Его помощник Ясь так не мог. Большой совет у буджаков – дело серьёзное. Давно его не созывали, а если созвали, то – быть войне. И Ясь слушал и слушал, пытаясь по звукам, доносящимся с поля, понять, что там происходит. Порубежники, которых сотник с утра заставил облачиться в доспехи, маялись, как и их кони, оседланные по приказу того же Воробья. Готфы, оставленные Корушкой, чтобы охранять шатры и прочее добро, посмеивались, глядя, как венеты бродят сонными мухами, обливаясь потом в своих кольчугах.
Воробей совсем уж заснул, но тут зашуршала трава под чьими-то ногами, он снова открыл глаза и увидел перед собой десятника Байду. Байда, по матери – буджак, ходил на Аланово поле, послушать, какие речи там будут звучать, и должен был вернуться не раньше, чем совет закончится. А раз он вернулся раньше, значит, узнал что-то важное, не терпящее отлагательства.
Воробей быстро сел и протёр глаза. – Ну, чего там? Советуются?
– Советуются аж брызги летят. Хадир зарубил Корушку. Так что теперь ты тут один рыжий остался. Ну, прямо скажу, помер конунг дурацки. Готфов же, что с ним случились, буджаки посекли до единого.
– Куда пойдут?
– Пойдут на север. Однако, еще ночью послано три тысячи всадников на юг, к морю, брать Кадистрию. Наверно, возьмут.
– Широко мыслит Хадир. А Кадистрию они возьмут. Кадистрию взять легко. Удержать трудно.
– Уходить бы нам, Воробей.
– Поздно. Вчера надо было уходить. Или – край, ночью. Теперь – стой, не падай.
Сотник был прав, уходить было поздно. С двух сторон, от города и с поля шли на рысях большие отряды конницы, охватывая стан готфов.
– Ясь, слышал?
– Не глухой, – ответил Ясь, поднимаясь на ноги. – Готфов бы предупредить.
– И это поздно. Сейчас их крошить почнут.

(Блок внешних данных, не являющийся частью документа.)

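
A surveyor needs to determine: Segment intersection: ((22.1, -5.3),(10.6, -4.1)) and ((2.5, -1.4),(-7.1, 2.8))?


Cross products: d1=-44.88, d2=-8.1, d3=-21.33, d4=-58.11
d1*d2 < 0 and d3*d4 < 0? no

No, they don't intersect


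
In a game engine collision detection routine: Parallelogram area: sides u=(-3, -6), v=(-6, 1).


|u x v| = |(-3)*1 - (-6)*(-6)|
= |(-3) - 36| = 39

39


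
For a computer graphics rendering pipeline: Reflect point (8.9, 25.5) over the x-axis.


Reflection over x-axis: (x,y) -> (x,-y)
(8.9, 25.5) -> (8.9, -25.5)

(8.9, -25.5)


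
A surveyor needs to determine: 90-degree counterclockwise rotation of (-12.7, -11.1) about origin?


90° CCW: (x,y) -> (-y, x)
(-12.7,-11.1) -> (11.1, -12.7)

(11.1, -12.7)


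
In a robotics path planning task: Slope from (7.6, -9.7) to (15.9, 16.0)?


slope = (y2-y1)/(x2-x1) = (16-(-9.7))/(15.9-7.6) = 25.7/8.3 = 3.0964

3.0964


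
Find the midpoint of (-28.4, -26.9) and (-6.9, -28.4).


M = (((-28.4)+(-6.9))/2, ((-26.9)+(-28.4))/2)
= (-17.65, -27.65)

(-17.65, -27.65)


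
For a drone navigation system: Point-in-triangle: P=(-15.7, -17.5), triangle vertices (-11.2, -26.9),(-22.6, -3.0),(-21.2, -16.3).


Cross products: AB x AP = 0.39, BC x BP = 71.47, CA x CP = 46.3
All same sign? yes

Yes, inside


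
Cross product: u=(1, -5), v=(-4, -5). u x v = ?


u x v = u_x*v_y - u_y*v_x = 1*(-5) - (-5)*(-4)
= (-5) - 20 = -25

-25


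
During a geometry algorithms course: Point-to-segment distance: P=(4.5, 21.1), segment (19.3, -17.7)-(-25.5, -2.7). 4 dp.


Project P onto AB: t = 0.5578 (clamped to [0,1])
Closest point on segment: (-5.6896, -9.3329)
Distance: 32.0935

32.0935


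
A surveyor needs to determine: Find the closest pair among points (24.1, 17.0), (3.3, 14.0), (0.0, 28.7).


d(P0,P1) = 21.0152, d(P0,P2) = 26.7899, d(P1,P2) = 15.0659
Closest: P1 and P2

Closest pair: (3.3, 14.0) and (0.0, 28.7), distance = 15.0659


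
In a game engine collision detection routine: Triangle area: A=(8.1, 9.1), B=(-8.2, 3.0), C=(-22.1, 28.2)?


Area = |x_A(y_B-y_C) + x_B(y_C-y_A) + x_C(y_A-y_B)|/2
= |(-204.12) + (-156.62) + (-134.81)|/2
= 495.55/2 = 247.775

247.775


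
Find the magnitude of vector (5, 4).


|u| = sqrt(5^2 + 4^2) = sqrt(41) = 6.4031

6.4031


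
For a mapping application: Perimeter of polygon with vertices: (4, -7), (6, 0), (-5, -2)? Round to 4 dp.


Sides: (4, -7)->(6, 0): sqrt(53) = 7.28011, (6, 0)->(-5, -2): sqrt(125) = 11.18034, (-5, -2)->(4, -7): sqrt(106) = 10.29563
Sum = 28.75608
Perimeter = 28.7561

28.7561


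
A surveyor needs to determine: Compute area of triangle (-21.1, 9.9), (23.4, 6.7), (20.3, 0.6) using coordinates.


Area = |x_A(y_B-y_C) + x_B(y_C-y_A) + x_C(y_A-y_B)|/2
= |(-128.71) + (-217.62) + 64.96|/2
= 281.37/2 = 140.685

140.685


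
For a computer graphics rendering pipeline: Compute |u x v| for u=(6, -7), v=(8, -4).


|u x v| = |6*(-4) - (-7)*8|
= |(-24) - (-56)| = 32

32


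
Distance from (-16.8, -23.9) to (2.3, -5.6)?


dx=19.1, dy=18.3
d^2 = 19.1^2 + 18.3^2 = 699.7
d = sqrt(699.7) = 26.4518

26.4518


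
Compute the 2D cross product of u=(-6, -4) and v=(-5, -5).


u x v = u_x*v_y - u_y*v_x = (-6)*(-5) - (-4)*(-5)
= 30 - 20 = 10

10


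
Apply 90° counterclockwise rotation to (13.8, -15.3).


90° CCW: (x,y) -> (-y, x)
(13.8,-15.3) -> (15.3, 13.8)

(15.3, 13.8)


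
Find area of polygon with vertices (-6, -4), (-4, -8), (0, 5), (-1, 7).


Shoelace sum: ((-6)*(-8) - (-4)*(-4)) + ((-4)*5 - 0*(-8)) + (0*7 - (-1)*5) + ((-1)*(-4) - (-6)*7)
= 63
Area = |63|/2 = 31.5

31.5


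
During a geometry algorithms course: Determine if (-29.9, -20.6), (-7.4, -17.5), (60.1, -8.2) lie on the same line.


Cross product: ((-7.4)-(-29.9))*((-8.2)-(-20.6)) - ((-17.5)-(-20.6))*(60.1-(-29.9))
= 0

Yes, collinear


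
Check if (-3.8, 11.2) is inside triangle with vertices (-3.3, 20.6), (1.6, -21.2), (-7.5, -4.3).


Cross products: AB x AP = -66.96, BC x BP = -203.58, CA x CP = -27.03
All same sign? yes

Yes, inside


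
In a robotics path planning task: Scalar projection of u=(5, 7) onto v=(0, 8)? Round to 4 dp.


u.v = 56, |v| = sqrt(64) = 8
Scalar projection = u.v / |v| = 56 / sqrt(64) = 7

7


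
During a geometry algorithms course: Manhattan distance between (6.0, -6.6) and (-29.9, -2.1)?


|6-(-29.9)| + |(-6.6)-(-2.1)| = 35.9 + 4.5 = 40.4

40.4


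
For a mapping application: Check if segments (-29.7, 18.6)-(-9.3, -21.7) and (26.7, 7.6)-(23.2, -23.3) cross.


Cross products: d1=-1781.26, d2=-1009.85, d3=2048.52, d4=1277.11
d1*d2 < 0 and d3*d4 < 0? no

No, they don't intersect


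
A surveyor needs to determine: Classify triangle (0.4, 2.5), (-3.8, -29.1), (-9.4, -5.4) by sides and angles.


Side lengths squared: AB^2=1016.2, BC^2=593.05, CA^2=158.45
Sorted: [158.45, 593.05, 1016.2]
By sides: Scalene, By angles: Obtuse

Scalene, Obtuse


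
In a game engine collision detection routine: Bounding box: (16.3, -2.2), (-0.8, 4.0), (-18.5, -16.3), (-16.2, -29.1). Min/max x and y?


x range: [-18.5, 16.3]
y range: [-29.1, 4]
Bounding box: (-18.5,-29.1) to (16.3,4)

(-18.5,-29.1) to (16.3,4)


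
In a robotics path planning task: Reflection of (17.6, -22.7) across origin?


Reflection over origin: (x,y) -> (-x,-y)
(17.6, -22.7) -> (-17.6, 22.7)

(-17.6, 22.7)


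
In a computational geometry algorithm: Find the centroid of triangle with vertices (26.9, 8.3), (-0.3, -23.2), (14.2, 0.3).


Centroid = ((x_A+x_B+x_C)/3, (y_A+y_B+y_C)/3)
= ((26.9+(-0.3)+14.2)/3, (8.3+(-23.2)+0.3)/3)
= (13.6, -4.8667)

(13.6, -4.8667)


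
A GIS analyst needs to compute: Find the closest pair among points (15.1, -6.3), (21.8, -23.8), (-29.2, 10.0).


d(P0,P1) = 18.7387, d(P0,P2) = 47.2036, d(P1,P2) = 61.1837
Closest: P0 and P1

Closest pair: (15.1, -6.3) and (21.8, -23.8), distance = 18.7387


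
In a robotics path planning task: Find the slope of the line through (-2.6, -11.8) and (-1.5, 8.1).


slope = (y2-y1)/(x2-x1) = (8.1-(-11.8))/((-1.5)-(-2.6)) = 19.9/1.1 = 18.0909

18.0909


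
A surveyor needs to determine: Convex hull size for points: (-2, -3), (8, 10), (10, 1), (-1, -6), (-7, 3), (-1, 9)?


Convex hull vertices (CCW): (-7, 3), (-1, -6), (10, 1), (8, 10), (-1, 9)
Count = 5

5


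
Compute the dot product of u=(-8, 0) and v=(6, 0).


u . v = u_x*v_x + u_y*v_y = (-8)*6 + 0*0
= (-48) + 0 = -48

-48


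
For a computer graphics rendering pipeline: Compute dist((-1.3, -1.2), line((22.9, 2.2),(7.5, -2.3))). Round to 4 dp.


|cross product| = 56.54
|line direction| = sqrt(257.41) = 16.044
Distance = 56.54/sqrt(257.41) = 3.5241

3.5241


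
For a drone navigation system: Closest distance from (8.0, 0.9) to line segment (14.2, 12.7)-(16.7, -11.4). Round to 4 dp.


Project P onto AB: t = 0.458 (clamped to [0,1])
Closest point on segment: (15.345, 1.6619)
Distance: 7.3844

7.3844


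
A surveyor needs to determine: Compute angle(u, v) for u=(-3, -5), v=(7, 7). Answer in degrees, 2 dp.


u.v = -56, |u| = sqrt(34) = 5.831, |v| = sqrt(98) = 9.8995
cos(theta) = u.v/(|u||v|) = -56/sqrt(3332) = -0.970143
theta = acos(-0.970143) = 165.96 degrees

165.96 degrees


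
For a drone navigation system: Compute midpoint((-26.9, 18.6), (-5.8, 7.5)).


M = (((-26.9)+(-5.8))/2, (18.6+7.5)/2)
= (-16.35, 13.05)

(-16.35, 13.05)


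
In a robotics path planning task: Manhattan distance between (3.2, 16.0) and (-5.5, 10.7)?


|3.2-(-5.5)| + |16-10.7| = 8.7 + 5.3 = 14

14


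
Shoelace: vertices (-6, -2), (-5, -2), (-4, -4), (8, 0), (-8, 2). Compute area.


Shoelace sum: ((-6)*(-2) - (-5)*(-2)) + ((-5)*(-4) - (-4)*(-2)) + ((-4)*0 - 8*(-4)) + (8*2 - (-8)*0) + ((-8)*(-2) - (-6)*2)
= 90
Area = |90|/2 = 45

45


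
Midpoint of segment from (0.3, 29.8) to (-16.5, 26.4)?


M = ((0.3+(-16.5))/2, (29.8+26.4)/2)
= (-8.1, 28.1)

(-8.1, 28.1)


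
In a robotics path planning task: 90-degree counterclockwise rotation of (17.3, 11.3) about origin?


90° CCW: (x,y) -> (-y, x)
(17.3,11.3) -> (-11.3, 17.3)

(-11.3, 17.3)


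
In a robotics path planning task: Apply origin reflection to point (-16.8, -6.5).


Reflection over origin: (x,y) -> (-x,-y)
(-16.8, -6.5) -> (16.8, 6.5)

(16.8, 6.5)


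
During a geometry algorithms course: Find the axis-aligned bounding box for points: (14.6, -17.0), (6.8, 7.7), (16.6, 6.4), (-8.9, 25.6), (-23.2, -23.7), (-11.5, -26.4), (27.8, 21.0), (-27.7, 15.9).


x range: [-27.7, 27.8]
y range: [-26.4, 25.6]
Bounding box: (-27.7,-26.4) to (27.8,25.6)

(-27.7,-26.4) to (27.8,25.6)


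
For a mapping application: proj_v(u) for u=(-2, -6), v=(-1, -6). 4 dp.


u.v = 38, |v| = sqrt(37) = 6.0828
Scalar projection = u.v / |v| = 38 / sqrt(37) = 6.2472

6.2472


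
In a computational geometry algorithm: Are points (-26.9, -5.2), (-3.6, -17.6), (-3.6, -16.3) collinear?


Cross product: ((-3.6)-(-26.9))*((-16.3)-(-5.2)) - ((-17.6)-(-5.2))*((-3.6)-(-26.9))
= 30.29

No, not collinear


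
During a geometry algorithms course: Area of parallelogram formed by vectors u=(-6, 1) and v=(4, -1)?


|u x v| = |(-6)*(-1) - 1*4|
= |6 - 4| = 2

2


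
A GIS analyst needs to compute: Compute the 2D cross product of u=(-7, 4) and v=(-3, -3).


u x v = u_x*v_y - u_y*v_x = (-7)*(-3) - 4*(-3)
= 21 - (-12) = 33

33


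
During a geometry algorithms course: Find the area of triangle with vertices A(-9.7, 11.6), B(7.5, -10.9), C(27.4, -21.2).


Area = |x_A(y_B-y_C) + x_B(y_C-y_A) + x_C(y_A-y_B)|/2
= |(-99.91) + (-246) + 616.5|/2
= 270.59/2 = 135.295

135.295


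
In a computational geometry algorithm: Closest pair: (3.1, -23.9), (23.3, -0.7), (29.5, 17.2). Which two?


d(P0,P1) = 30.7617, d(P0,P2) = 48.8484, d(P1,P2) = 18.9433
Closest: P1 and P2

Closest pair: (23.3, -0.7) and (29.5, 17.2), distance = 18.9433


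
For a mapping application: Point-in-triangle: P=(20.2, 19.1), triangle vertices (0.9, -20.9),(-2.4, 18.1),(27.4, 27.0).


Cross products: AB x AP = -884.7, BC x BP = -171.34, CA x CP = -135.53
All same sign? yes

Yes, inside


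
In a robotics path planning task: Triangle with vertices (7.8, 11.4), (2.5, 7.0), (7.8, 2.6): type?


Side lengths squared: AB^2=47.45, BC^2=47.45, CA^2=77.44
Sorted: [47.45, 47.45, 77.44]
By sides: Isosceles, By angles: Acute

Isosceles, Acute


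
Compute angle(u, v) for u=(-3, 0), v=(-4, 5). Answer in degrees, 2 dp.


u.v = 12, |u| = sqrt(9) = 3, |v| = sqrt(41) = 6.4031
cos(theta) = u.v/(|u||v|) = 12/sqrt(369) = 0.624695
theta = acos(0.624695) = 51.34 degrees

51.34 degrees


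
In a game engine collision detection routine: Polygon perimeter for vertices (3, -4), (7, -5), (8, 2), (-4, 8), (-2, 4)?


Sides: (3, -4)->(7, -5): sqrt(17) = 4.123106, (7, -5)->(8, 2): sqrt(50) = 7.071068, (8, 2)->(-4, 8): sqrt(180) = 13.416408, (-4, 8)->(-2, 4): sqrt(20) = 4.472136, (-2, 4)->(3, -4): sqrt(89) = 9.433981
Sum = 38.516699
Perimeter = 38.5167

38.5167


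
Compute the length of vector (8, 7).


|u| = sqrt(8^2 + 7^2) = sqrt(113) = 10.6301

10.6301


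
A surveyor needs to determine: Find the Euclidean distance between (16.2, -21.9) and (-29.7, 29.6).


dx=-45.9, dy=51.5
d^2 = (-45.9)^2 + 51.5^2 = 4759.06
d = sqrt(4759.06) = 68.9859

68.9859


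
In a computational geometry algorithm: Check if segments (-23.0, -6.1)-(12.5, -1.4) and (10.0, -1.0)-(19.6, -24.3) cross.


Cross products: d1=-817.86, d2=54.41, d3=25.95, d4=-846.32
d1*d2 < 0 and d3*d4 < 0? yes

Yes, they intersect


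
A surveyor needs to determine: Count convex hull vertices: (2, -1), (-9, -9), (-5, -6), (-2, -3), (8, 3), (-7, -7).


Convex hull vertices (CCW): (-9, -9), (8, 3), (-2, -3), (-7, -7)
Count = 4

4


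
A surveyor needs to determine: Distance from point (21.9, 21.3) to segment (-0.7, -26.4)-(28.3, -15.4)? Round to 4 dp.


Project P onto AB: t = 1 (clamped to [0,1])
Closest point on segment: (28.3, -15.4)
Distance: 37.2539

37.2539


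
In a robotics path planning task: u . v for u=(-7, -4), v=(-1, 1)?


u . v = u_x*v_x + u_y*v_y = (-7)*(-1) + (-4)*1
= 7 + (-4) = 3

3


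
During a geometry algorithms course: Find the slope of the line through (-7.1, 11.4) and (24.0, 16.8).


slope = (y2-y1)/(x2-x1) = (16.8-11.4)/(24-(-7.1)) = 5.4/31.1 = 0.1736

0.1736


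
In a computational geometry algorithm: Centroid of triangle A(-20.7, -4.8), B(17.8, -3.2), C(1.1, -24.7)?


Centroid = ((x_A+x_B+x_C)/3, (y_A+y_B+y_C)/3)
= (((-20.7)+17.8+1.1)/3, ((-4.8)+(-3.2)+(-24.7))/3)
= (-0.6, -10.9)

(-0.6, -10.9)


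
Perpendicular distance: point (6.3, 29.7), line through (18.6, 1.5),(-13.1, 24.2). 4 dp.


|cross product| = 614.73
|line direction| = sqrt(1520.18) = 38.9895
Distance = 614.73/sqrt(1520.18) = 15.7666

15.7666


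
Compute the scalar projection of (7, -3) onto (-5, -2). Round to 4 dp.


u.v = -29, |v| = sqrt(29) = 5.3852
Scalar projection = u.v / |v| = -29 / sqrt(29) = -5.3852

-5.3852


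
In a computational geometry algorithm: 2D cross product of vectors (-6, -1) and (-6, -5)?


u x v = u_x*v_y - u_y*v_x = (-6)*(-5) - (-1)*(-6)
= 30 - 6 = 24

24


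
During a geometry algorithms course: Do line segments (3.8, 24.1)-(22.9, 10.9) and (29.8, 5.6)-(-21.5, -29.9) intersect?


Cross products: d1=-1872.05, d2=-516.84, d3=-10.15, d4=-1365.36
d1*d2 < 0 and d3*d4 < 0? no

No, they don't intersect


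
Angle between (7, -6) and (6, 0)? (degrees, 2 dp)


u.v = 42, |u| = sqrt(85) = 9.2195, |v| = sqrt(36) = 6
cos(theta) = u.v/(|u||v|) = 42/sqrt(3060) = 0.759257
theta = acos(0.759257) = 40.6 degrees

40.6 degrees


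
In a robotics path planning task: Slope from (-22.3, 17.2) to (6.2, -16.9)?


slope = (y2-y1)/(x2-x1) = ((-16.9)-17.2)/(6.2-(-22.3)) = (-34.1)/28.5 = -1.1965

-1.1965


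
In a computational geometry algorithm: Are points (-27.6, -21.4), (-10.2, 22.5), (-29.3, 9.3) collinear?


Cross product: ((-10.2)-(-27.6))*(9.3-(-21.4)) - (22.5-(-21.4))*((-29.3)-(-27.6))
= 608.81

No, not collinear


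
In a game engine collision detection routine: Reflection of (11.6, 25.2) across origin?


Reflection over origin: (x,y) -> (-x,-y)
(11.6, 25.2) -> (-11.6, -25.2)

(-11.6, -25.2)


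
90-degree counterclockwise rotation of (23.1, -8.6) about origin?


90° CCW: (x,y) -> (-y, x)
(23.1,-8.6) -> (8.6, 23.1)

(8.6, 23.1)


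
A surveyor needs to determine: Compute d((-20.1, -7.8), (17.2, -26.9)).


dx=37.3, dy=-19.1
d^2 = 37.3^2 + (-19.1)^2 = 1756.1
d = sqrt(1756.1) = 41.9058

41.9058


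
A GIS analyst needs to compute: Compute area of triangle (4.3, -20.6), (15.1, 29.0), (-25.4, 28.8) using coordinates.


Area = |x_A(y_B-y_C) + x_B(y_C-y_A) + x_C(y_A-y_B)|/2
= |0.86 + 745.94 + 1259.84|/2
= 2006.64/2 = 1003.32

1003.32


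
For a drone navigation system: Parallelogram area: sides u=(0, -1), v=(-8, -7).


|u x v| = |0*(-7) - (-1)*(-8)|
= |0 - 8| = 8

8


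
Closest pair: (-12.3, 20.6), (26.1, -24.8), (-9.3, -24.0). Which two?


d(P0,P1) = 59.4619, d(P0,P2) = 44.7008, d(P1,P2) = 35.409
Closest: P1 and P2

Closest pair: (26.1, -24.8) and (-9.3, -24.0), distance = 35.409


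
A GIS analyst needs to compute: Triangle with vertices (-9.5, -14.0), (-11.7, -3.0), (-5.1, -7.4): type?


Side lengths squared: AB^2=125.84, BC^2=62.92, CA^2=62.92
Sorted: [62.92, 62.92, 125.84]
By sides: Isosceles, By angles: Right

Isosceles, Right


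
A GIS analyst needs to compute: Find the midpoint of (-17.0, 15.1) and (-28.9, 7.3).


M = (((-17)+(-28.9))/2, (15.1+7.3)/2)
= (-22.95, 11.2)

(-22.95, 11.2)


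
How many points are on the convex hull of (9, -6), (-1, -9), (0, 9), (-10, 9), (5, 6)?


Convex hull vertices (CCW): (-10, 9), (-1, -9), (9, -6), (5, 6), (0, 9)
Count = 5

5


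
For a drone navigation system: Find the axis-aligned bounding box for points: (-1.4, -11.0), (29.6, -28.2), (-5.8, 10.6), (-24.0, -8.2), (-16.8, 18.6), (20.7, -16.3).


x range: [-24, 29.6]
y range: [-28.2, 18.6]
Bounding box: (-24,-28.2) to (29.6,18.6)

(-24,-28.2) to (29.6,18.6)


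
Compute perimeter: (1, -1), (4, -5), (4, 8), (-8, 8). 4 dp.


Sides: (1, -1)->(4, -5): sqrt(25) = 5, (4, -5)->(4, 8): sqrt(169) = 13, (4, 8)->(-8, 8): sqrt(144) = 12, (-8, 8)->(1, -1): sqrt(162) = 12.727922
Sum = 42.727922
Perimeter = 42.7279

42.7279


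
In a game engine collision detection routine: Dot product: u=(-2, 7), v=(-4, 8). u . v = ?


u . v = u_x*v_x + u_y*v_y = (-2)*(-4) + 7*8
= 8 + 56 = 64

64


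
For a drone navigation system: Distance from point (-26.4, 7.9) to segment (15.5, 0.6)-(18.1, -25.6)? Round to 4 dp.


Project P onto AB: t = 0 (clamped to [0,1])
Closest point on segment: (15.5, 0.6)
Distance: 42.5312

42.5312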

Топот множества копыт с каждым мигом становился всё громче. Всадники, идущие со стороны поля, не доходя до места, рассыпались, и скоро уже всюду, куда ни глянь, на расстоянии менее чем в полполёта стрелы, маячили конные, словно загонщики на степной охоте. Те же, которые шли из города, так и двигались по дороге, никуда не сворачивая. У самых шатров Корушки несколько копейщиков, несших стражу, заступили им путь. Засверкали клинки, пронзительно заржала раненая лошадь, и с часовыми было покончено. Их соплеменники, в одних рубахах сидящие вокруг костров или спящие в своих палатках, до последней минуты не чая худого, едва успели схватиться за оружие. Резня закипела по всему лагерю. Нескольким его обитателям посчастливилось вырваться. Они бежали туда, где люди Воробья с лихорадочной быстротой ворочали повозки, составляя их в круг.
Но степняки не спешили нападать. Кружили, словно примериваясь, целились из луков, пугая. Самые дерзкие разлетались вдруг на горячих конях до самых телег, но, встретив наставленные в лицо острия пик, отскакивали.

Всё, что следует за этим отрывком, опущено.